A petition calling for the church to cancel the screening did the rounds. The story was national news in America and international news online.

Pasadena pastor holds flag at protest, while flag owner has a pit stop.
Pasadena pastor holds flag at protest, while flag owner has a pit stop.

The day passed peacefully but Pasadena’s response was surprising.

The church went ahead with the program. The protesters picketed. A similar petition and campaign saw representatives of ‘Coming Out’ ministries banned from a trip they were planning to the United Kingdom.

Church members could have bowed to the media pressure and cancelled the event. They could have shied away from the press, staying inside the church, drawing the blinds and bunkering down to weather the storm.

Instead they were positive and proactive. They distributed pastries and drinks to the protestors. They offered them lunch and even held their banners while they used the church’s bathroom facilities. The pastor and the Know His Love leaders went out and spoke to the protestors.

Interestingly, I could not find any media coverage of the church’s loving response. As with most things in the media, once the promise of conflict had gone it was on to the next drama.

“This is what ministry is all about,” said Wayne Blakely, one of the film’s participants and event organiser told me via email. “Seeking to agree where possible and treating one another with kindness.”

“It was an amazing day.  It was handled the way any Adventist church faced with opposition should handle this kind of situation.”

Wayne Blakely with protestor holding "Honk 4 love" sign.
Wayne Blakely with protestor holding “Honk 4 love” sign.

For me, there are some obvious lessons to be drawn from these two experiences.
Firstly, belligerence will turn away even those who are sympathetic or open to your message. The media wants drama but the Bible tells us “a soft answer turns away wrath” (Proverbs 15).

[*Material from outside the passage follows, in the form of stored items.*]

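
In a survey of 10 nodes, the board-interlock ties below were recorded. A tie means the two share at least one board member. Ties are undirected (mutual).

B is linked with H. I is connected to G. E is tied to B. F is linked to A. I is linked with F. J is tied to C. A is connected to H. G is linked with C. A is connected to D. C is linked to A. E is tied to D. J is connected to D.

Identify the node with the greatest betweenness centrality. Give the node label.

Unnormalized betweenness of each node: A:18, B:1, C:17/2, D:17/2, E:2, F:5, G:2, H:5, I:1, J:2.
A has the largest value, 18, making it the main broker — the node through which the most shortest paths run.

A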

Unfortunately, in this day and age, dialogue is being shut down. There are no arguments left to make that will be listened to or accepted. We must open the dialogue and understand the arguments and agendas that abound. Too often we worry what people will think or how we’ll be perceived in the media. Pasadena showed us an excellent example.

We must hold firm to our convictions while demonstrating the love of Jesus in a practical way (not just talking about it).

Love cuts through the rhetoric. Actions speak louder than words. The only way we can truly show love to those who disagree with us is through God’s love. Only by being filled with His love can we impact this world.

As Christians we are rendered ineffective when we don’t love people enough to stand fully by our convictions. Love that doesn’t care what others think, doesn’t seek it’s own agenda but puts everything at risk for God and others. There is no argument against that.


* I have not yet seen the movie or any presentations by the group.